Three more sessions this week, might even get to some color...

Wednesday, December 7, 2011

Tiger Day!

Same day, two very loyal and thoughtful clients, both getting cool tiger pieces.
First up is an older client of mine who's taken the last few years off and just now getting back into the swing.  Luckily the tiger (which is maybe 2 years old or more) was finished as well as most of the background.  Trying to match up years old color and shading can be near impossible.  
This session we colored in all the bamboo, and things are starting to pop...

Next up was the two tiger sleeve that was started recently.  The layout took a while and a lot of thinking and rethinking to get together, but it was well worth it, and now it's all shading and color.  As always it was a great session and we're both getting a lot out of the experience I think.  Really looking forward to making some serious progress with all our appointments over the next few months...

Tuesday, December 6, 2011

Hagoromo Tennyo

100% officially done!
There was still a bit of cover up left to do in the top sash, and the swirl pattern we drew in did the trick.  To refresh your memory, here is what was she looked like before we started...

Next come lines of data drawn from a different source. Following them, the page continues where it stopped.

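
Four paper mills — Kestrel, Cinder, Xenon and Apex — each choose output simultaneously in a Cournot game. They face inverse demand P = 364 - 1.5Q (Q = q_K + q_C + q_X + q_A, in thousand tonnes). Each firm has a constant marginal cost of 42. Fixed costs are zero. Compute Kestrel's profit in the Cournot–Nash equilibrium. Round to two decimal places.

A representative firm's profit is π_i = q_i(364 - 1.5Q) - 42q_i.
Setting ∂π_i/∂q_i = 0 with rivals' quantities fixed: 322 - 3q_i - (3/2)·Σ_{j≠i} q_j = 0.
By symmetry each firm produces the same amount; substituting Σ_{j≠i} q_j = 3q_i yields q_i = 322/(15/2) = 644/15.
Price P = 364 - (3/2)·171.7333 = 532/5.
Kestrel's profit: (532/5 - 42)·(644/15) = 2764.9067.

2764.91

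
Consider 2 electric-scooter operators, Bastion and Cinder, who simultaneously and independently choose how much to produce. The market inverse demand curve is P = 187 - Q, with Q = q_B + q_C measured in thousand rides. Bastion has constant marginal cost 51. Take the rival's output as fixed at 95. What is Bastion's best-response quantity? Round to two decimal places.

With the rival's output fixed at 95, Bastion's profit is π_B = (187 - 95 - q_B)q_B - (51q_B) = (92 - q_B)q_B - (51q_B).
∂π_B/∂q_B = 41 - 2q_B = 0, so q_B = 41/2.

20.50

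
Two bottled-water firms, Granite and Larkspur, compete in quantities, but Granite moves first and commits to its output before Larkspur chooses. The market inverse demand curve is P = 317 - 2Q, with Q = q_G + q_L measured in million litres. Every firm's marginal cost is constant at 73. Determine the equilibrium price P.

Solve by backward induction. Given q_G, the follower Larkspur maximises π_L = (317 - 2q_G - 2q_L)q_L - 73q_L.
Setting the follower's marginal profit to zero, 244 - 2q_G - 4q_L = 0, i.e. q_L = (244 - 2q_G)/4.
The leader anticipates this reaction. Substituting into P = 317 - 2Q gives P = 195 - q_G, so π_G = (195 - q_G)q_G - 73q_G.
Maximising: ∂π_G/∂q_G = 122 - 2q_G = 0, giving q_G = 61.
Then q_L = (244 - 2·61)/4 = 61/2.
Total output Q = 183/2, so price P = 317 - 2·(183/2) = 134.

134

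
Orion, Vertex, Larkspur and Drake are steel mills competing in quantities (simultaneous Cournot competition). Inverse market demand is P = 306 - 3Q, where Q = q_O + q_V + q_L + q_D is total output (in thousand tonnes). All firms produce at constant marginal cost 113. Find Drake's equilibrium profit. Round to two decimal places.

A representative firm's profit is π_i = q_i(306 - 3Q) - 113q_i.
Setting ∂π_i/∂q_i = 0 with rivals' quantities fixed: 193 - 6q_i - 3·Σ_{j≠i} q_j = 0.
By symmetry each firm produces the same amount; substituting Σ_{j≠i} q_j = 3q_i yields q_i = 193/15.
Price P = 306 - 3·(772/15) = 758/5.
Drake's profit: (758/5 - 113)·(193/15) = 496.6533.

496.65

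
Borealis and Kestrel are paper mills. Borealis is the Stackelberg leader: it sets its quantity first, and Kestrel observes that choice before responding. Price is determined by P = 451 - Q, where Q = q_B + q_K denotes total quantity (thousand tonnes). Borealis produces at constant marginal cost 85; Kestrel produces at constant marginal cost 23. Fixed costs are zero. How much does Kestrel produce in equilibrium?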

...quite the transformation since last year.
It is always nice for me to be able to step back when it's done and just take it all in.  When you're in the middle of all these sessions and figuring everything out, and working hard and concentrating, it can be very difficult to appreciate the tattoo as a whole.
Kudos to her for following through and being dedicated to getting it done the right way.  It's not an easy thing to get a tattoo of this scale, and she should be very proud (and happy too I hope).  These things can definitely be taxing physically, mentally, emotionally, and financially (taxing on the artist as well, but I won't complain), and I view it as a serious accomplishment to see it through.
I've got a friend with a photo studio, so hopefully this winter when everything is really nice and settled in we can get some arty professional shots...
P.S.  Thanks to all who have been very kind with your feedback and response to this tattoo.  It's all hers, but there is a bit of my soul in there, and it makes me happy that she loves it and others enjoy it as well.